Atual governador do Banco de Portugal afirma que a sua postura em todas as negociações é de "humildade".
Mário Centeno considerou esta segunda-feira que o custo do auxílio à TAP em 2020 poderá ser avaliado "daqui a uns anos" e que um colapso da companhia teria consequências para Portugal que o da Lufthansa não teria para a Alemanha.
"Aquilo que desejo é que a TAP, no contexto do início de processo de recuperação que foi conseguido através daquele empréstimo, possa ter futuro.
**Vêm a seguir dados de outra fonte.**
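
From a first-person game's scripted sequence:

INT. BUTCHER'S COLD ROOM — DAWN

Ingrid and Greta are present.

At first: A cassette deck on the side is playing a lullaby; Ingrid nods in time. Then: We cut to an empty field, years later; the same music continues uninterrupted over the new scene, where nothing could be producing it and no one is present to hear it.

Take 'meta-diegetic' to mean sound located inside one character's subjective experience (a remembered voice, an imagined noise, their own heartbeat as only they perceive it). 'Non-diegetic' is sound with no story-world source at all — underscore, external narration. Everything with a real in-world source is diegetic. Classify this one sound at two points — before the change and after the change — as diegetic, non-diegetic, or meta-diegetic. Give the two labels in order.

diegetic, non-diegetic

Before the change: a cassette deck is a real in-scene source and Ingrid reacts to it → diegetic.
After the change: there is no longer any in-world source and no one can hear it — it has become underscore → non-diegetic.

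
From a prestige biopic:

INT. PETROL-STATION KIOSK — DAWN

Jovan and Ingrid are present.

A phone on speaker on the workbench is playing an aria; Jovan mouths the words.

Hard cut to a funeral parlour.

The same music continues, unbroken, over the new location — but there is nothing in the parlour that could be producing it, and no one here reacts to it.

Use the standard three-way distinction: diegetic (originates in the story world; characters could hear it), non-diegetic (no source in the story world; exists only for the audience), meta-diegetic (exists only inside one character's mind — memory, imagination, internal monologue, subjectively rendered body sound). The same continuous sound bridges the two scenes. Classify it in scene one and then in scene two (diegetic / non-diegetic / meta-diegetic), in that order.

Scene one: a phone on speaker is an on-screen source and Jovan reacts to it → diegetic.
Scene two: there is no source in the parlour and no one hears it — it's now underscore → non-diegetic.

diegetic, non-diegetic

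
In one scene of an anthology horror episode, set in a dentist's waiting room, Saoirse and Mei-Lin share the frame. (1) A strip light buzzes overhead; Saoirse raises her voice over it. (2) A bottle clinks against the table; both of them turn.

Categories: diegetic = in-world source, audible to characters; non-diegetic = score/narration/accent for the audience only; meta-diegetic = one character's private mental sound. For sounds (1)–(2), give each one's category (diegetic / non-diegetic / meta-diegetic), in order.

Sound (1): a strip light is part of the location's real environment, so diegetic.
Sound (2): an in-world source (a bottle); characters could hear it, so diegetic.

diegetic, diegetic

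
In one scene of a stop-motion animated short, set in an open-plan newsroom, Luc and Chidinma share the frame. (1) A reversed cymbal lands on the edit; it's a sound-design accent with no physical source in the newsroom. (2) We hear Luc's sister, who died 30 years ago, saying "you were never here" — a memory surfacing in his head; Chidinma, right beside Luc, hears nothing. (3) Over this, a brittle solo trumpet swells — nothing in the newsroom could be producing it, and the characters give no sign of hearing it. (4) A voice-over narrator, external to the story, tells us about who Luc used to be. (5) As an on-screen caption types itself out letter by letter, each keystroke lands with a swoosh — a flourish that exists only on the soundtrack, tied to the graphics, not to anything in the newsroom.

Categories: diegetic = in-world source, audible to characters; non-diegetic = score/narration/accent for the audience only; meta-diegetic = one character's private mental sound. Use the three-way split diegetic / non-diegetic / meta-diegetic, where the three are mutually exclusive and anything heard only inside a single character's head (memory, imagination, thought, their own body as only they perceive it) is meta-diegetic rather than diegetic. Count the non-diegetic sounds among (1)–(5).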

O custo vamos todos conseguir avaliar daqui a uns anos, podemos achar uns mais do que outros que ele é alto, ele é com certeza significativo para Portugal", afirmou Mário Centeno na comissão de inquérito à companhia aérea, numa audição que durou cerca de três horas.
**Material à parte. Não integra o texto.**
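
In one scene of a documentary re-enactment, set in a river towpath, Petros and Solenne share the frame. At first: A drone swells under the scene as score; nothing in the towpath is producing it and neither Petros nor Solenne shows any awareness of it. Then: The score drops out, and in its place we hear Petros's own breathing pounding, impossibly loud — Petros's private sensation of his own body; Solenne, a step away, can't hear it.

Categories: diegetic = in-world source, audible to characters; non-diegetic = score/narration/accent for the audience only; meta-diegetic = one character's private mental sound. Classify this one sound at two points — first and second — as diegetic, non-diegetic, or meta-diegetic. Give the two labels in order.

First: underscore with no in-world source, inaudible to the characters → non-diegetic.
Second: the body sound is Petros's subjective perception alone — Solenne can't hear it → meta-diegetic.

non-diegetic, meta-diegetic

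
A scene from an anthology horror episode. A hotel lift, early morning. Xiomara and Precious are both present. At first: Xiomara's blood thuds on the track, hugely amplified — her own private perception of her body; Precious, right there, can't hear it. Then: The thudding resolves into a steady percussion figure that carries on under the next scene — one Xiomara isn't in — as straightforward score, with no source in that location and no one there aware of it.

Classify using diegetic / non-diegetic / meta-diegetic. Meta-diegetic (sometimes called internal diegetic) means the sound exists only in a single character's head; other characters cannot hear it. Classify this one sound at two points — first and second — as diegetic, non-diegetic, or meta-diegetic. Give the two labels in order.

First: it's Xiomara's subjective body sound, inaudible to Precious → meta-diegetic.
Second: detached from Xiomara and playing as sourceless score over a scene she isn't in — for the audience only → non-diegetic.

meta-diegetic, non-diegetic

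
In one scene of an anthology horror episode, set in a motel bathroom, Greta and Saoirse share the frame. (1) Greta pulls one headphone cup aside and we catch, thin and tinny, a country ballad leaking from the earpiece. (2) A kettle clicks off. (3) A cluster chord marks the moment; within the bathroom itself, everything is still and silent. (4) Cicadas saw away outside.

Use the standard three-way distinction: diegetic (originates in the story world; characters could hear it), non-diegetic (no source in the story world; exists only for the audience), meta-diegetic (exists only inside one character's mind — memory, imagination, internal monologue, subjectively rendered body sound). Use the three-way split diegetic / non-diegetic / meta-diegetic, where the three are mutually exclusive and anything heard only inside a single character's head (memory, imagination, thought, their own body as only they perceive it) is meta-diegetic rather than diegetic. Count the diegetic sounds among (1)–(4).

(1) is diegetic: the earpiece is a real device on Greta's head — source music.
(2) is diegetic: a kettle is a real object/event in the scene's world.
(3) an editorial stinger — it belongs to the cut, not the story world → non-diegetic.
Sound (4): cicadas is part of the location's real environment, so diegetic.
So 3 of the 4 are diegetic: (1), (2), (4).

3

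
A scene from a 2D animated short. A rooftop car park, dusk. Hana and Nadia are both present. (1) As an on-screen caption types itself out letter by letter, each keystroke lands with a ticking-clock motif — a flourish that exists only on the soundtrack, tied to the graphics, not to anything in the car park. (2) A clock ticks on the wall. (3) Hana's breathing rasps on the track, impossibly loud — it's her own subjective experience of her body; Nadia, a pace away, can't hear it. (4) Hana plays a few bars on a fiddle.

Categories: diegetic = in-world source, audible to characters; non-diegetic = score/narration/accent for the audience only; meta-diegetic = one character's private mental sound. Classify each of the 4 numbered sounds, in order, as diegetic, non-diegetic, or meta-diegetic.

non-diegetic, diegetic, meta-diegetic, diegetic

(1) is non-diegetic: the caption isn't part of the story world, so neither is the sound tied to it.
Sound (2): a clock is a real object/event in the scene's world, so diegetic.
(3) it's Hana's internal bodily sensation rendered as sound; only Hana 'hears' it → meta-diegetic.
Sound (4): Hana is producing the music live, in the story world, so diegetic.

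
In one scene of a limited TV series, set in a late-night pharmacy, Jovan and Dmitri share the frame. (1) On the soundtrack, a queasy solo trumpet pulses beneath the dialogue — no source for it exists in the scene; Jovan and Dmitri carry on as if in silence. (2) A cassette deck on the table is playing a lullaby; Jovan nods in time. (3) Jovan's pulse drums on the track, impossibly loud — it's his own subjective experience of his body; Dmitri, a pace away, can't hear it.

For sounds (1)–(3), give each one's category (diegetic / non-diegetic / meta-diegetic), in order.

(1) is non-diegetic: score with no on-screen or off-screen source; it exists for the audience alone.
Sound (2): the music comes from an on-screen device that Jovan responds to, so diegetic.
Sound (3): it's Jovan's internal bodily sensation rendered as sound; only Jovan 'hears' it, so meta-diegetic.

non-diegetic, diegetic, meta-diegetic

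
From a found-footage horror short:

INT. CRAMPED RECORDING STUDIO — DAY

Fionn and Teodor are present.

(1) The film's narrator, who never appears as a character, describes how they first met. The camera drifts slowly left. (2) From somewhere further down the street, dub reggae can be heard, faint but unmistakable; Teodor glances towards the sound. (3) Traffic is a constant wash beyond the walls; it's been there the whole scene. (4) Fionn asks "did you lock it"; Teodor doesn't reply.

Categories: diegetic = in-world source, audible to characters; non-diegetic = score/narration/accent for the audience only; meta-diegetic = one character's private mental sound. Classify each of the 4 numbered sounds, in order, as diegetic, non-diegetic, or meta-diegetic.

Sound (1): the narrator exists outside the story world, addressing only the audience, so non-diegetic.
Sound (2): off-screen diegetic: the source is out of frame but still in the story's space, so diegetic.
(3) ambient/room sound belonging to the story's physical space → diegetic.
Sound (4): Fionn is a character speaking aloud in the scene, so diegetic.

non-diegetic, diegetic, diegetic, diegetic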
Questionado pelo deputado da IL Bernardo Blanco sobre o apoio dado à Lufthansa, proporcionalmente menor do que o da TAP, decorrente da pandemia de covid-19, Mário Centeno apontou que, embora a Lufthansa pese menos na despesa pública alemã do que a TAP na portuguesa, "a TAP pesa muito mais no PIB português do que a Lufthansa no PIB alemão".
"Uma debacle [colapso] numa empresa como a TAP em Portugal teria consequências para Portugal que na Lufthansa não teria para a Alemanha", realçou.
Sobre a recente anulação do apoio dado à Lufthansa, o antigo ministro das Finanças disse que "as decisões do Tribunal de Justiça da União Europeia são sobre a legalidade das decisões da Comissão Europeia, por isso é tão conservadora e cautelosa a decidir processos desta natureza", lembrando que o "historial não é de perder processos nestas instâncias".
Mário Centeno foi também questionado sobre as discussões que culminaram na decisão de prestar um auxílio de emergência no valor de 1.200 milhões de euros, aprovado pela Comissão Europeia em 10 de junho de 2020, mas chumbado pela TAP em assembleia-geral no final do mesmo mês, depois da sua saída do Governo, em 15 de junho.
O atual governador do Banco de Portugal disse que a sua postura em todas as negociações é de "humildade", recusando "caminhos únicos", que "normalmente não têm saída".
Quanto ao pagamento de 55 milhões de euros ao ex-acionista David Neeleman para sair da companhia aérea, Centeno reiterou que nem ele, nem os seus secretários de Estado de então "participaram em reuniões conducentes à aquisição de participações sociais de privados na TAP", uma vez que esse processo decorreu após a sua saída do Governo.
Explicou ainda que, até à sua saída do Governo, não havia um aumento da participação do Estado na TAP, porque a ideia era que mantivesse a mesma estrutura acionista.
Questionado pelo deputado do Chega Filipe Melo sobre uma alegada reunião em 09 de dezembro de 2015, com o então presidente da Parpública, Pedro Ferreira Pinto, Mário Centeno disse não haver no seu gabinete registo dessa reunião, que aliás, teria sido no dia do seu aniversário.
O ex-presidente da Parpública afirmou, numa audição da comissão parlamentar de Economia, que teve uma reunião naquela data com os então ministros Pedro Marques, Mário Centeno e os secretários de Estado e chefes gabinete, na qual entregou dossiês, toda a informação pedida sobre a TAP e a sua operação, respondeu a "20 minutos de perguntas" e se disponibilizou para dar mais informação de futuro.
Segundo disse, nunca mais foi questionado sobre o tema, o que disse ter-lhe causado "espanto".